Like many people, I found the densely written chapters of Herman Melville's book difficult to read. I was defeated by its size and scale, by its ambition. It was as incomprehensible as the whale itself...After my first visit to New England, I looked at it again; just as I was ready to see whales, I was ready to read Moby-Dick.
You do have to be ready but once you are it is an extraordinary book, its characteristically compendious and erratic nature described by Hoare as 'like a nineteenth century search engine'. By examining the themes of that book along with the personal history of its author Hoare's own book acts as a kind of reader to run alongside the classic text, finding informed ways to illuminate its inception, development and impact. Throughout the book the scale is massive, the import huge, quotations from the bible resonate, the focus on Melville's friendship with Nathaniel Hawthorne shines a light on even the dedication on the book's opening page.
That scale is due to the animal itself of course and firmly part of its fascination.

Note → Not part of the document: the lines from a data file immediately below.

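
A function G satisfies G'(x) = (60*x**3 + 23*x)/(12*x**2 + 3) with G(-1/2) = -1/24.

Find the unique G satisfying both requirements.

G(x) = 5*x**2/2 + log(2*x**2 + 1/2)/3 - 2/3

A candidate passes only if d/dx[G] lands on the given G'(x) exactly.
A general antiderivative is 5*x**2/2 + log(2*x**2 + 1/2)/3 - 5/3 + C.
The condition gives C = -1/24 - (-25/24) = 1.
So G(x) = 5*x**2/2 + log(2*x**2 + 1/2)/3 - 2/3.
Check: d/dx[5*x**2/2 + log(2*x**2 + 1/2)/3 - 2/3] = (60*x**3 + 23*x)/(12*x**2 + 3) = G'(x).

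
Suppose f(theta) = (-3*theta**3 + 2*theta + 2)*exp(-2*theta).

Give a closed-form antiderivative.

An antiderivative is F(theta) = (12*theta**3 + 18*theta**2 + 10*theta - 3)*exp(-2*theta)/8.

f has the shape u'v + uv' for u = 3*theta**3/2 + 9*theta**2/4 + 5*theta/4 - 3/8 and v = exp(-2*theta) — it is the derivative of the product u*v.
Check: d/dtheta[(12*theta**3 + 18*theta**2 + 10*theta - 3)*exp(-2*theta)/8] = (-3*theta**3 + 2*theta + 2)*exp(-2*theta) = f(theta).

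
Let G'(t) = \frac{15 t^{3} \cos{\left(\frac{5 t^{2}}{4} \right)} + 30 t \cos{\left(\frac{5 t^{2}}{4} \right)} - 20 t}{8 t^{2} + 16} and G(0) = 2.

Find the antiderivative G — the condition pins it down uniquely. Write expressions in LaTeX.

G(t) = - \frac{5 \log{\left(\frac{t^{2}}{2} + 1 \right)}}{4} + \frac{3 \sin{\left(\frac{5 t^{2}}{4} \right)}}{4} + 2

Check a candidate G(t) by differentiating: d/dt[G] must match the given G'(t).
A general antiderivative is - \frac{5 \log{\left(\frac{t^{2}}{2} + 1 \right)}}{4} + \frac{3 \sin{\left(\frac{5 t^{2}}{4} \right)}}{4} + C.
The condition gives C = 2 - (0) = 2.
So G(t) = - \frac{5 \log{\left(\frac{t^{2}}{2} + 1 \right)}}{4} + \frac{3 \sin{\left(\frac{5 t^{2}}{4} \right)}}{4} + 2.
Check: d/dt[- \frac{5 \log{\left(\frac{t^{2}}{2} + 1 \right)}}{4} + \frac{3 \sin{\left(\frac{5 t^{2}}{4} \right)}}{4} + 2] = \frac{15 t^{3} \cos{\left(\frac{5 t^{2}}{4} \right)} + 30 t \cos{\left(\frac{5 t^{2}}{4} \right)} - 20 t}{8 t^{2} + 16} = G'(t).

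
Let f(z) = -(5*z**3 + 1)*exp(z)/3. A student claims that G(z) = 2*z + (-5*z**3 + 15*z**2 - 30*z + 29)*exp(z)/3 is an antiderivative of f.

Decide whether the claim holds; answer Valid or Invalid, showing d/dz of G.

Invalid: d/dz[G] - f = 2, which is not 0.

d/dz[G] = -5*z**3*exp(z)/3 - exp(z)/3 + 2
d/dz[G] - f(z) = 2 != 0.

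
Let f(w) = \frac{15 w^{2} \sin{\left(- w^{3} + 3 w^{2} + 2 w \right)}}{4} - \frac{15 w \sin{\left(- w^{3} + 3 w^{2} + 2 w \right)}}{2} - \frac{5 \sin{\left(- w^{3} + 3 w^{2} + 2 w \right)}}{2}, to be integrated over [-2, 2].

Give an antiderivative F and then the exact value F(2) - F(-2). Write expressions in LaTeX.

Antiderivative: F(w) = \frac{5 \cos{\left(- w^{3} + 3 w^{2} + 2 w \right)}}{4}; value = \frac{5 \cos{\left(8 \right)}}{4} - \frac{5 \cos{\left(16 \right)}}{4}

The substitution u = - w^{3} + 3 w^{2} + 2 w works: f is exactly (dF/du)*(du/dw) for that inner function.
F(w) = \frac{5 \cos{\left(- w^{3} + 3 w^{2} + 2 w \right)}}{4} is an antiderivative of f.
Check: d/dw[\frac{5 \cos{\left(- w^{3} + 3 w^{2} + 2 w \right)}}{4}] = \frac{15 w^{2} \sin{\left(- w^{3} + 3 w^{2} + 2 w \right)}}{4} - \frac{15 w \sin{\left(- w^{3} + 3 w^{2} + 2 w \right)}}{2} - \frac{5 \sin{\left(- w^{3} + 3 w^{2} + 2 w \right)}}{2} = f(w).
F(2) = \frac{5 \cos{\left(8 \right)}}{4}; F(-2) = \frac{5 \cos{\left(16 \right)}}{4}.
Integral = F(2) - F(-2) = \frac{5 \cos{\left(8 \right)}}{4} - \frac{5 \cos{\left(16 \right)}}{4}.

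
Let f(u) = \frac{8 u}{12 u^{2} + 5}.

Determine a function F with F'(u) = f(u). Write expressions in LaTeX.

The substitution w = 4 u^{2} + \frac{5}{3} works: f is exactly (dF/dw)*(dw/du) for that inner function.
Check: d/du[\frac{\log{\left(4 u^{2} + \frac{5}{3} \right)}}{3}] = \frac{8 u}{12 u^{2} + 5} = f(u).

An antiderivative is F(u) = \frac{\log{\left(4 u^{2} + \frac{5}{3} \right)}}{3}.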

Hoare takes the time to look at several species and in this generously illustrated book manages to cram in impressive amounts of natural history. It's filled with the kind of tidbits that you can't help but share with others: That impressive head filled with precious oil could for instance be the source of the whale's sonar ability allowing it not only to 'see' it's prey but almost to scan it, even detecting pregnancy for example, or there's the Christmas gift that JFK never received: a whale's tooth that Jackie had had engraved with the presidential seal, laid with his body in the coffin on the day before his funeral - 'the king of Camelot interred with a talisman of a heroic age'.
Here was an animal close to me as a living creature - one that shared my heart and lungs, my mammalian qualities - but which at the same time was possessed of a supernatural physicality. Whales are visible markers of the ocean life we cannot see...yet they are entirely mutable, dreamlike because they exist in another world, because they look like we feel as we float in our dreams.

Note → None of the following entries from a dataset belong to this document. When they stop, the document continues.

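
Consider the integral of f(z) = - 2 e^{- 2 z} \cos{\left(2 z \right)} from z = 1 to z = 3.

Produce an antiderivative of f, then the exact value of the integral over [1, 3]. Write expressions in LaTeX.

Antiderivative: F(z) = \frac{\left(- \sin{\left(2 z \right)} + \cos{\left(2 z \right)}\right) e^{- 2 z}}{2}; value = - \frac{\sin{\left(6 \right)}}{2 e^{6}} + \frac{\cos{\left(6 \right)}}{2 e^{6}} - \frac{\cos{\left(2 \right)}}{2 e^{2}} + \frac{\sin{\left(2 \right)}}{2 e^{2}}

A candidate is checked by its d/dz: the result must match f(z).
F(z) = \frac{\left(- \sin{\left(2 z \right)} + \cos{\left(2 z \right)}\right) e^{- 2 z}}{2} is an antiderivative of f.
Check: d/dz[\frac{\left(- \sin{\left(2 z \right)} + \cos{\left(2 z \right)}\right) e^{- 2 z}}{2}] = - 2 e^{- 2 z} \cos{\left(2 z \right)} = f(z).
F(3) = - \frac{\sin{\left(6 \right)}}{2 e^{6}} + \frac{\cos{\left(6 \right)}}{2 e^{6}}; F(1) = - \frac{\sin{\left(2 \right)}}{2 e^{2}} + \frac{\cos{\left(2 \right)}}{2 e^{2}}.
Integral = F(3) - F(1) = - \frac{\sin{\left(6 \right)}}{2 e^{6}} + \frac{\cos{\left(6 \right)}}{2 e^{6}} - \frac{\cos{\left(2 \right)}}{2 e^{2}} + \frac{\sin{\left(2 \right)}}{2 e^{2}}.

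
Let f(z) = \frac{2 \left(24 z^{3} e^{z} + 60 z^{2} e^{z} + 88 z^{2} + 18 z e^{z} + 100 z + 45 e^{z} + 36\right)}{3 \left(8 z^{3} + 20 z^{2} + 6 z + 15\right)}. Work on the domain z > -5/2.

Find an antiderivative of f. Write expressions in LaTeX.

Whatever form F(z) takes, F'(z) = f(z) is non-negotiable.
Check: d/dz[2 e^{z} + 4 \log{\left(z + \frac{5}{2} \right)} + \frac{5 \log{\left(2 z^{2} + \frac{3}{2} \right)}}{3}] = \frac{48 z^{3} e^{z} + 120 z^{2} e^{z} + 176 z^{2} + 36 z e^{z} + 200 z + 90 e^{z} + 72}{24 z^{3} + 60 z^{2} + 18 z + 45}, which equals f(z).

An antiderivative is F(z) = 2 e^{z} + 4 \log{\left(z + \frac{5}{2} \right)} + \frac{5 \log{\left(2 z^{2} + \frac{3}{2} \right)}}{3}.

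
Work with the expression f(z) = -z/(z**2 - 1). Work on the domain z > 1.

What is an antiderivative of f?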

That description of a whale could only have come from a man living in the modern age for through his examination of whaling and its history Hoare shows how perceptions of these giants have changed, the Sperm whale in particular has gone from being a fearful foe to a placid, gentle giant of the seas. 'The distance between these two notions is the distance between myth and reality, between legend and science, between human history and natural history.' There is still so much unknown about these creatures but our knowledge at its most advanced stage tells us that the potential lifespans for these giants could well be into double centuries and beyond, the important word there being potential given the reality of continued whaling under the guise of research, in spite of the threat of extinction. But there is no soapboxing or activism, just the relaying of facts imbued with a clear love and admiration for animals which we have only just begun to understand.
That word fascination keeps popping up again and again in my mind. Whether it's the evocative description of the approach to that 'cathedral of science', the Natural History Museum, a building which manages to thrill just as much as an adult as it ever did when a child, or the magical closing chapter when Hoare returns to a more personal perspective, conquering that childhood fear to share the water with those giants we have come to know so much more about, an emotional climax to a thrilling journey. I couldn't begin to do justice to such a definitive book in a short review but only hope that for anyone tempted to make that journey I may have pushed you a little closer to the water. The writing is skilfull, the knowledge impressive, but underneath all of that what makes it live is the heart beating within.